Asynchronicity in Elixir - Best effort vs. Guaranteed execution
We often run into a scenario in web applications where we need to do some work at “some point soon”, but we don’t want to make the user wait right now.
As a simple example, let’s say we have a user complete a website signup and we want to send them a welcome email. We don’t want to make the user wait for this, or have their request fail if the email failed to send for whatever reason.
Luckily, this is Erlang! Processes are super cheap, why don’t we use a Task?
You can run a fire-and-forget task using
def signup(user) do Task.start(EmailService, :send_welcome_email, user) :ok end
Problem solved right?
Well… not quite
Erlang was originally developed to run on machines that had long uptimes.

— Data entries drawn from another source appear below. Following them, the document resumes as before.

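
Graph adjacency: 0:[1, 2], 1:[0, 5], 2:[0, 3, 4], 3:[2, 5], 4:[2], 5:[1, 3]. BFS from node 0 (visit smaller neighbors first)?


BFS queue: start with [0]
Visit order: [0, 1, 2, 5, 3, 4]


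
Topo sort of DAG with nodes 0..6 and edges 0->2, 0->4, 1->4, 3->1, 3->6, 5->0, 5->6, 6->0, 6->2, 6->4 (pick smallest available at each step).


Kahn's algorithm, process smallest node first
Order: [3, 1, 5, 6, 0, 2, 4]


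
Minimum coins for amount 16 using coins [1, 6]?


dp[0]=0; dp[i]=1+min(dp[i-c] for c in coins)
...dp[11]=6, dp[12]=2, dp[13]=3, dp[14]=4, dp[15]=5, dp[16]=6
Minimum coins for 16 = 6


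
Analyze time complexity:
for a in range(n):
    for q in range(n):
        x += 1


Per nesting level: O(n) * O(n) = O(n^2)
Complexity: O(n^2)


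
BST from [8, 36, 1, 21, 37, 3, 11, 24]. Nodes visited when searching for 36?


BST root = 8
Search for 36: compare at each node
Path: [8, 36]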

You’d have a telephony box in the middle of the woods somewhere with two nodes in it.
Every two years you send out an engineer to do an upgrade, which would have been thoroughly tested on the exact hardware previously and would work via hot code reloading that works with OTP to upgrade all your GenServer code and do any necessary state transformation without stopping any processes.

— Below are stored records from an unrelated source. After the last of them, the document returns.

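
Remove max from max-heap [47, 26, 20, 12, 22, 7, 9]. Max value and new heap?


Max = 47
Replace root with last, heapify down
Resulting heap: [26, 22, 20, 12, 9, 7]


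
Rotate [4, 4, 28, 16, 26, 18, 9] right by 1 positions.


Right rotate by 1: [9, 4, 4, 28, 16, 26, 18]


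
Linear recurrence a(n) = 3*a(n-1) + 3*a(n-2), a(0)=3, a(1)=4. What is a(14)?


Build bottom-up:
...a(12)=12266883, a(13)=46507284, a(14)=3*46507284+3*12266883=176322501


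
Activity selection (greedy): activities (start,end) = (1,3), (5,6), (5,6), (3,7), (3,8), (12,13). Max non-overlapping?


Greedy: pick earliest-ending, then skip overlaps.
Selected (3 activities): [(1, 3), (5, 6), (12, 13)]


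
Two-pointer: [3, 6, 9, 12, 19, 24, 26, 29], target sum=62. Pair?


Two pointers: lo=0, hi=7
No pair sums to 62


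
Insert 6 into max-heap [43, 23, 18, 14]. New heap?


Append 6: [43, 23, 18, 14, 6]
Bubble up: no swaps needed
Result: [43, 23, 18, 14, 6]


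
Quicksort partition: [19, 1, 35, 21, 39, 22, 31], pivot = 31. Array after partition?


Elements <= 31 go left of pivot.
Result: [19, 1, 21, 22, 31, 35, 39], pivot at index 4


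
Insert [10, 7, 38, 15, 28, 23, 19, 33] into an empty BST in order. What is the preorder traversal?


Root = 10; build tree by BST insertion.
Preorder traversal: [10, 7, 38, 15, 28, 23, 19, 33]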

This code might run for years without being rebooted.
In this scenario, you can be reasonably sure that any spawned task will get executed.
Contrast this to how we run Elixir in production today:
A lot of us are using ephemeral containers e.g. Docker or VMs.
We don’t use hot code reloading to do deploys since it’s time-intensive to get that right and we’re willing to trade a little downtime for faster development speed.
We do deploys by booting an entirely new version of the VM and throwing the old one away.
This means that currently running processes and in-memory state are thrown away on every deploy, which can be multiple times per day.
This means there is a small possibility of losing any Task, but it is especially problematic if:
- The task takes a long time
- The task has a likelihood of failing and we might want to automatically or manually retry it
We need to classify our tasks into two different categories:
- Best effort
- Guaranteed execution
An example of a best-effort task:
Let’s say you have a customer tell us their address in the signup process and sometime later we need to show them a pretty map with their property on it. Our software already must handle a case where we can’t geocode the property (invalid address etc).
A regular Task is probably OK for this because the job is:
- Of relatively short duration
- Not mission-critical
- Potentially high volume
An example of a task that requires guaranteed execution:
Adding a customer to the CRM and sending them a welcome email after signup. This task must complete or the business could risk losing a multi-thousand pound deal. Additionally it might fail and require automatic or even manual retry, so it needs to hang around for a while.
In order to guarantee execution of tasks we need to persist data about them somewhere outside of the BEAM, so that if the VM restarts we can read that data out of the database and guarantee that the job runs.
We need something with the following characteristics:
- Holds state outside of the BEAM
- Really good at keeping data safe
- Does not lose data on restarts
We need something like a BASE for our DATA.
Can anybody think of anything that fulfils these requirements?
OMG! THE DATABASE.
Postgres is good enough
There are a lot of people who flinch when they hear “database-backed job queue”, and with good reason.
Delayed::Job is a famous database-backed queue from Ruby-land and it is famously appalling at scale. It maxes out at around 100 jobs/s even on huge database boxes.
Traditionally the community has reached to Redis to solve this problem, some well-known examples are Resque and Sidekiq for Ruby, and ExQ for Elixir.
However this comes with the overhead of having to manage another service. For many small apps and especially for beginners, this seems like overkill.
In addition, Redis is an in-memory key-value store. It is not designed for durable, transactional storage of data. It’s not ACID compliant - you can force it to persist everything to disk (synchronous writes) but you lose a lot of the performance that it’s known for.
A database is the ideal solution to our problem. But can we make it fast?
Luckily this is no longer 2008 and there are now several Postgres-specific features we can take advantage of to negate these downsides:
- FOR UPDATE SKIP LOCKED
- Advisory locking
The Que library for Ruby uses some of these features and has been benchmarked at just under 10,000 jobs per second.
With this kind of performance I no longer see a place for Redis. If you need more than 10,000 jobs/s then Redis is probably not the right solution for you either. You are well into the territory of needing a “real” queue system like Kafka or ActiveMQ at that point.
Rihanna is a fast, reliable and easy-to-use Postgres-backed distributed job queue for Elixir.
It is designed for the following very common use-case:
- I have a simple Phoenix/Raxx app with a database (probably > 90% of Elixir deployments in the wild)
- I want to run some task asynchronously so I don’t make the user wait in a request
- I want to be sure that this task is going to run even if I deploy my app and I want to be able to retry the task if it fails
Rihanna is a drop-in solution with no dependencies on any other services. It is based on Ruby’s Que library and uses advisory locks for speed. Que has been benchmarked at up to 10,000 jobs per second and Rihanna’s performance should be similar if not better since this is Elixir, not Ruby.